The Baseball Writers' Association of America has elected Ivan Rodriguez, Jeff Bagwell and Tim Raines into the 2017 Class of the Hall of Fame. Former Oriole, Yankee Mike Mussina didn't receive enough votes. (Kevin Richardson/Baltimore Sun video)
Former Orioles ace Mike Mussina continued to move closer to the 75 percent voting threshold needed to earn election to the Baseball Hall of Fame. He received 51.8 percent in his fourth year on the ballot.
Mussina garnered 30 more votes than last year, when he received just 43 percent. That's a pretty dramatic increase over one year.
He now ranks sixth among those who will return to the ballot in 2018, trailing Trevor Hoffman (74 percent), Vladimir Guerrero (71.7), Edgar Martinez (58.6), Roger Clemens (54.1) and Barry Bonds (53.8).
If Martinez continues to trend upward approaching his final two seasons on the ballot, much like Tim Raines did, all five of the players ahead of Mussina appear to eventually heading to the Hall of Fame.
Having said that, next year's ballot includes first-timers Chipper Jones and Jim Thome, who both have the credentials to be voted in during their first year of eligibility.
It is significant that Mussina passed Curt Schilling, who received 31 fewer votes this year and took in just 45 percent, a clear sign that Schilling's support fell after a year in which he made a series of controversial comments, including one supporting the lynching of journalists.
When Mussina first appeared on the ballot in 2014 and received just 20.3 percent of the vote, the biggest question was whether he could emerge from a crowded group of Hall of Fame contenders by the time his 10 years of eligibility were exhausted.

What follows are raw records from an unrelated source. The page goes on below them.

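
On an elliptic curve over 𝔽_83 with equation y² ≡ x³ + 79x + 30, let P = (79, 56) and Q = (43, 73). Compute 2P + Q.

First 2P:
Repeated addition: build up to 2P.
2P: tangent at (79, 56): λ = (3·79² + 79)/(2·56) ≡ 44/29. 29⁻¹ ≡ 63 (mod 83), so λ ≡ 44·63 ≡ 33.
  x = λ² - 79 - 79 = 1089 - 158 ≡ 18; y = λ·(79 - 18) - 56 ≡ 48. → (18, 48)
2P = (18, 48).
Finally 2P + Q:
(18, 48) + (43, 73). λ = (73 - 48)/(43 - 18) ≡ 25/25 mod 83. 25⁻¹ ≡ 10 (mod 83) since 25·10 = 250 ≡ 1, so λ ≡ 1.
  x = λ² - 18 - 43 = 1 - 61 ≡ 23; y = λ·(18 - 23) - 48 ≡ 30. → (23, 30)

(23, 30)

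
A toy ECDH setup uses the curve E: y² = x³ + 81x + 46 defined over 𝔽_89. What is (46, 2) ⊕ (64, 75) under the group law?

(60, 50)

(46, 2) + (64, 75). λ = (75 - 2)/(64 - 46) ≡ 73/18 mod 89. 18⁻¹ ≡ 5 (mod 89), so λ ≡ 9.
  x = λ² - 46 - 64 = 81 - 110 ≡ 60; y = λ·(46 - 60) - 2 ≡ 50. → (60, 50)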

But with three players going in this year – Raines, Jeff Bagwell and Ivan Rodriguez – there have been 12 players elected over the past four years. So the field is much less cluttered, which favors Mussina.
Mussina has six more years on the ballot, and essentially has 103 votes to make up in that span. The fact that he has added 113 over the past three years indicates that he's well on his way, possibly by 2020.
The question now is whether Mussina's momentum will continue to be roadblocked by the growing approval of Clemens and Bonds, who are just ahead of him in the voting. Those two players' paths to Cooperstown has been delayed by connections to performance-enhancing drugs.
Both Clemens and Bonds have five years of eligibility remaining, so they have time to continue to build up support. And after Jones and Thome join the ballot next year, Mariano Rivera is the only surefire Hall of Famer to join in 2019 before Derek Jeter is eligible in 2020.
That should also help Mussina moving forward, regardless of where Bonds and Clemens end up, especially if multiple players continue to be voted in at the current pace.
Mussina still has some time to wait, but it's looking more and more likely that he will receive a call from Cooperstown.